Como toda Nápoles, su historia está hecha de gloria y miseria, de genio y abyección, de caídas y ascensos. Y como hace periódicamente toda Nápoles a lo largo de su historia, renacerá de sus cenizas. Aquellos en los que se reduce el Teatro Sannazaro, una de las instituciones culturales más ligadas a la historia de la ciudad.

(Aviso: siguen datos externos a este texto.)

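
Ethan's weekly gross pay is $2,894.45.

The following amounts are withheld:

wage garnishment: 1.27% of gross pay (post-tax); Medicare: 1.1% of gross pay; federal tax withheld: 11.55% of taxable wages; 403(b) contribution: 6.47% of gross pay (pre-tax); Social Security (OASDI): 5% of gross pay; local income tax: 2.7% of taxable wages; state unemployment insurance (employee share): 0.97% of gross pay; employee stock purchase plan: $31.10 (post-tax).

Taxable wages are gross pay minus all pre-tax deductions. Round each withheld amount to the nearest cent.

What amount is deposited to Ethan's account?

403(b) contribution: $2,894.45 × 0.0647 = $187.27
Taxable wages = $2,894.45 − $187.27 = $2,707.18
Local income tax: $2,707.18 × 0.027 = $73.09
Federal tax withheld: $2,707.18 × 0.1155 = $312.68
Social Security (OASDI): $2,894.45 × 0.05 = $144.72
State unemployment insurance (employee share): $2,894.45 × 0.0097 = $28.08
Medicare: $2,894.45 × 0.011 = $31.84
Wage garnishment: $2,894.45 × 0.0127 = $36.76
Employee stock purchase plan: $31.10
Total deductions = $187.27 + $73.09 + $312.68 + $144.72 + $28.08 + $31.84 + $36.76 + $31.10 = $845.54
Net pay = $2,894.45 − $845.54 = $2,048.91

$2,048.91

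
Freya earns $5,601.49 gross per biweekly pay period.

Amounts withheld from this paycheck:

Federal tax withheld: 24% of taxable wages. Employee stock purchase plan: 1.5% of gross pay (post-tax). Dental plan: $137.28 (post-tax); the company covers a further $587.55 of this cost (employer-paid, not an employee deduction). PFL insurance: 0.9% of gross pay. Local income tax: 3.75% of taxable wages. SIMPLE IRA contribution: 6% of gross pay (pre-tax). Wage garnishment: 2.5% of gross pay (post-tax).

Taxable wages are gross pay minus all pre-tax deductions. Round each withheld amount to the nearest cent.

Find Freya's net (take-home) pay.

$3,392.50

SIMPLE IRA contribution: $5,601.49 × 0.06 = $336.09
Taxable wages = $5,601.49 − $336.09 = $5,265.40
Federal tax withheld: $5,265.40 × 0.24 = $1,263.70
Local income tax: $5,265.40 × 0.0375 = $197.45
PFL insurance: $5,601.49 × 0.009 = $50.41
Employee stock purchase plan: $5,601.49 × 0.015 = $84.02
Dental plan: $137.28
Wage garnishment: $5,601.49 × 0.025 = $140.04
(Employer's $587.55 toward dental plan is not withheld from the employee.)
Total deductions = $336.09 + $1,263.70 + $197.45 + $50.41 + $84.02 + $137.28 + $140.04 = $2,208.99
Net pay = $5,601.49 − $2,208.99 = $3,392.50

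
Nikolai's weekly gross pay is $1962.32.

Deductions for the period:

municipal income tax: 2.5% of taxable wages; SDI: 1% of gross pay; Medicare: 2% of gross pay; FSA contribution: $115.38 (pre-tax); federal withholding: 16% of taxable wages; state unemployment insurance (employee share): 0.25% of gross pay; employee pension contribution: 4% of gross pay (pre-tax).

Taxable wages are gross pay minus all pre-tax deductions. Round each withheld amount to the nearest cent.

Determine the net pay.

FSA contribution: $115.38
Employee pension contribution: $1962.32 × 0.04 = $78.49
Pre-tax total = $115.38 + $78.49 = $193.87
Taxable wages = $1962.32 − $193.87 = $1768.45
Federal withholding: $1768.45 × 0.16 = $282.95
Municipal income tax: $1768.45 × 0.025 = $44.21
Medicare: $1962.32 × 0.02 = $39.25
State unemployment insurance (employee share): $1962.32 × 0.0025 = $4.91
SDI: $1962.32 × 0.01 = $19.62
Total deductions = $115.38 + $78.49 + $282.95 + $44.21 + $39.25 + $4.91 + $19.62 = $584.81
Net pay = $1962.32 − $584.81 = $1377.51

$1377.51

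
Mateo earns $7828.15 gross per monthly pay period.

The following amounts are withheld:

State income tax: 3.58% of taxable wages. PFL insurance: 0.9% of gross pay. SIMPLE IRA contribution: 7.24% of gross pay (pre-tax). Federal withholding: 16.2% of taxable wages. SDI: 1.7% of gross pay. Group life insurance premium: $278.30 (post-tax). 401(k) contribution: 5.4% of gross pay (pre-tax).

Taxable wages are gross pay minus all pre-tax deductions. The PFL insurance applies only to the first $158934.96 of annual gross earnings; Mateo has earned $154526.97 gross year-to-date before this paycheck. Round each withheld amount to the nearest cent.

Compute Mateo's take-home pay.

401(k) contribution: $7828.15 × 0.054 = $422.72
SIMPLE IRA contribution: $7828.15 × 0.0724 = $566.76
Pre-tax total = $422.72 + $566.76 = $989.48
Taxable wages = $7828.15 − $989.48 = $6838.67
Federal withholding: $6838.67 × 0.162 = $1107.86
State income tax: $6838.67 × 0.0358 = $244.82
PFL insurance: only $158934.96 − $154526.97 = $4407.99 of this check is subject → $4407.99 × 0.009 = $39.67
SDI: $7828.15 × 0.017 = $133.08
Group life insurance premium: $278.30
Total deductions = $422.72 + $566.76 + $1107.86 + $244.82 + $39.67 + $133.08 + $278.30 = $2793.21
Net pay = $7828.15 − $2793.21 = $5034.94

$5034.94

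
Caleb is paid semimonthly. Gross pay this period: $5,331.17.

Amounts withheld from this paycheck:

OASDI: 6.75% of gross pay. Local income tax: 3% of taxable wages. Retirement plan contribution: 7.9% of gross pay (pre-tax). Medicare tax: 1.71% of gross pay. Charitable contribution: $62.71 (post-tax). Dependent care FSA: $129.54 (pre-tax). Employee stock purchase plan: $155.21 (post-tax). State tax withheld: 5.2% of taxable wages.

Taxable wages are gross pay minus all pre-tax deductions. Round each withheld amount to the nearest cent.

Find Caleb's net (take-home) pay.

$3,719.55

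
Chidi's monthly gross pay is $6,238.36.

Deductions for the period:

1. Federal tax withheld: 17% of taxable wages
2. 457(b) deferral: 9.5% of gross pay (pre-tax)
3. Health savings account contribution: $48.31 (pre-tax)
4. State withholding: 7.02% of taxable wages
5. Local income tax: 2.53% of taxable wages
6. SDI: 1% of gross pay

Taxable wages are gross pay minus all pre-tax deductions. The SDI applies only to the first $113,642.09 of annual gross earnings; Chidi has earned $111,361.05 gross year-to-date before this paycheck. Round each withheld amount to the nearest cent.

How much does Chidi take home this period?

Health savings account contribution: $48.31
457(b) deferral: $6,238.36 × 0.095 = $592.64
Pre-tax total = $48.31 + $592.64 = $640.95
Taxable wages = $6,238.36 − $640.95 = $5,597.41
Federal tax withheld: $5,597.41 × 0.17 = $951.56
State withholding: $5,597.41 × 0.0702 = $392.94
Local income tax: $5,597.41 × 0.0253 = $141.61
SDI: only $113,642.09 − $111,361.05 = $2,281.04 of this check is subject → $2,281.04 × 0.01 = $22.81
Total deductions = $48.31 + $592.64 + $951.56 + $392.94 + $141.61 + $22.81 = $2,149.87
Net pay = $6,238.36 − $2,149.87 = $4,088.49

$4,088.49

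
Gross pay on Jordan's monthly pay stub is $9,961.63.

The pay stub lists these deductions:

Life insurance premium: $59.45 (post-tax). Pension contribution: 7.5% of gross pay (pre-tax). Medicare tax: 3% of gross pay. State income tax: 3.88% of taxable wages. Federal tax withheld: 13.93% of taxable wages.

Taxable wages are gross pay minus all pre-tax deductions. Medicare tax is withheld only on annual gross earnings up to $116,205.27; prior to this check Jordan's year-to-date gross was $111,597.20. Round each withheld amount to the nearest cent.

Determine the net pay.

Pension contribution: $9,961.63 × 0.075 = $747.12
Taxable wages = $9,961.63 − $747.12 = $9,214.51
State income tax: $9,214.51 × 0.0388 = $357.52
Federal tax withheld: $9,214.51 × 0.1393 = $1,283.58
Medicare tax: only $116,205.27 − $111,597.20 = $4,608.07 of this check is subject → $4,608.07 × 0.03 = $138.24
Life insurance premium: $59.45
Total deductions = $747.12 + $357.52 + $1,283.58 + $138.24 + $59.45 = $2,585.91
Net pay = $9,961.63 − $2,585.91 = $7,375.72

$7,375.72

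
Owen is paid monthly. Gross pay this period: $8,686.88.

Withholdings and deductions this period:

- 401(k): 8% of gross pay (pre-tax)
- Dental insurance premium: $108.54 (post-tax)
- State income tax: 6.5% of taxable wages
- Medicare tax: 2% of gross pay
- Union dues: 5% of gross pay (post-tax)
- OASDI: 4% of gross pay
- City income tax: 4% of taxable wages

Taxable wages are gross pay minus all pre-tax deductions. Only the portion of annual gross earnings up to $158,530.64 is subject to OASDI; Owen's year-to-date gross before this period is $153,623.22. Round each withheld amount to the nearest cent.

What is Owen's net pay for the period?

401(k): $8,686.88 × 0.08 = $694.95
Taxable wages = $8,686.88 − $694.95 = $7,991.93
State income tax: $7,991.93 × 0.065 = $519.48
City income tax: $7,991.93 × 0.04 = $319.68
OASDI: only $158,530.64 − $153,623.22 = $4,907.42 of this check is subject → $4,907.42 × 0.04 = $196.30
Medicare tax: $8,686.88 × 0.02 = $173.74
Dental insurance premium: $108.54
Union dues: $8,686.88 × 0.05 = $434.34
Total deductions = $694.95 + $519.48 + $319.68 + $196.30 + $173.74 + $108.54 + $434.34 = $2,447.03
Net pay = $8,686.88 − $2,447.03 = $6,239.85

$6,239.85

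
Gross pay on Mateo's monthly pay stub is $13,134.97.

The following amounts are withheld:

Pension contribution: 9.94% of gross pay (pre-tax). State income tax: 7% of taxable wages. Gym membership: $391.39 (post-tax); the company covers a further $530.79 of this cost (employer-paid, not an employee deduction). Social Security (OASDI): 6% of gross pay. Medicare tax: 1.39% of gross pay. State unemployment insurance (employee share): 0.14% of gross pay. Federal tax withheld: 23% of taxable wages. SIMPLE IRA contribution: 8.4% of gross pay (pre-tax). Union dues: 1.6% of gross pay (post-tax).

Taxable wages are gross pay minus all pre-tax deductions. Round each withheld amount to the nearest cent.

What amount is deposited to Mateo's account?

Pension contribution: $13,134.97 × 0.0994 = $1,305.62
SIMPLE IRA contribution: $13,134.97 × 0.084 = $1,103.34
Pre-tax total = $1,305.62 + $1,103.34 = $2,408.96
Taxable wages = $13,134.97 − $2,408.96 = $10,726.01
Federal tax withheld: $10,726.01 × 0.23 = $2,466.98
State income tax: $10,726.01 × 0.07 = $750.82
Social Security (OASDI): $13,134.97 × 0.06 = $788.10
State unemployment insurance (employee share): $13,134.97 × 0.0014 = $18.39
Medicare tax: $13,134.97 × 0.0139 = $182.58
Gym membership: $391.39
Union dues: $13,134.97 × 0.016 = $210.16
(Employer's $530.79 toward gym membership is not withheld from the employee.)
Total deductions = $1,305.62 + $1,103.34 + $2,466.98 + $750.82 + $788.10 + $18.39 + $182.58 + $391.39 + $210.16 = $7,217.38
Net pay = $13,134.97 − $7,217.38 = $5,917.59

$5,917.59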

El edificio de via Chiaia sufrió ayer al amanecer un devastador incendio que lo dejó inutilizable y provocó también el derrumbe de su simbólica cúpula. Un incendio tan potente que obligó a los bomberos a evacuar 22 apartamentos de edificios aledaños. En total, unas sesenta personas fueron evacuadas y se activó un centro de coordinación de emergencias en la prefectura. Ocho personas fueron tratadas por intoxicación por humo y cuatro fueron hospitalizadas. Dos bomberos también resultaron levemente heridos al desplomarse una estructura. Las operaciones de extinción de incendios se vieron dificultadas por la forma particular del edificio, con numerosos pasillos que conectan el teatro con los edificios vecinos. Problemas logísticos en toda la zona, una de las más céntricas de Nápoles, cerrada al tráfico de automóviles y peatones. El suministro eléctrico estuvo suspendido durante varias horas. “Me di cuenta de que algo andaba mal por el humo espeso que había invadido nuestra casa e incluso nos llegaba a las rodillas. Entonces vi las llamas en el teatro e inmediatamente llamé a la policía, que inmediatamente nos hizo salir del apartamento”, dijo un evacuado.
El incendio no parece ser un incendio intencionado, aunque la fiscalía de Nápoles ha abierto una causa por la hipótesis de un delito de incendio provocado por negligencia cometido por desconocidos. La primera hipótesis es que las llamas fueron provocadas por un cortocircuito en el sistema eléctrico, aunque “todavía es demasiado pronto para determinar la causa del incendio – explica el comandante provincial de los bomberos de Nápoles, Giuseppe Paduano -. Actualmente es imposible determinar si las llamas partieron del teatro o de un apartamento vecino. Tampoco es posible determinar si se activó el sistema de prevención de incendios del teatro. » La primera estimación de los daños es de al menos 60-70 millones de euros, a lo que hay que añadir El riesgo de perder las aportaciones ministeriales de las que se beneficia Sannazaro, como centro de producción de Cultura, está previsto para hoy con Alessandro Giuli, que también se reunirá con el alcalde Gaetano Manfredi y el prefecto Michele di Bari. “El pequeño gran regalo de bodas de Nápoles volverá tan espléndido como antes”, prometió el ministro.
“No nos abandonéis”, el llamamiento a las instituciones de Lara Sansone y Salvatore Vanorio, propietarios del teatro cuya destrucción trastornó profundamente la ciudad y el entorno cultural nacional. De hecho, Sannazaro está estrechamente vinculado a la historia cultural de la ciudad de los dos últimos siglos. Inaugurado en 1847 donde anteriormente había un claustro, en 1888 fue el primero en estar iluminado eléctricamente. Su período de gloria se extendió desde finales del siglo XIX hasta la Segunda Guerra Mundial, cuando aparecieron en escena Eleonora Duse, Sarah Bernahrdt y, en los años 30, la compañía de los hermanos De Filippo, que dieron al teatro la impronta humorística que todavía tiene hoy.
El Sannazaro también atravesó un período de decadencia cuando, después de la guerra, se convirtió en un cine de tercera edición bastante turbio. Luego, a principios de los años 1970, el renacimiento que la convirtió en el campo de formación de al menos tres generaciones de comediantes destinados al éxito nacional.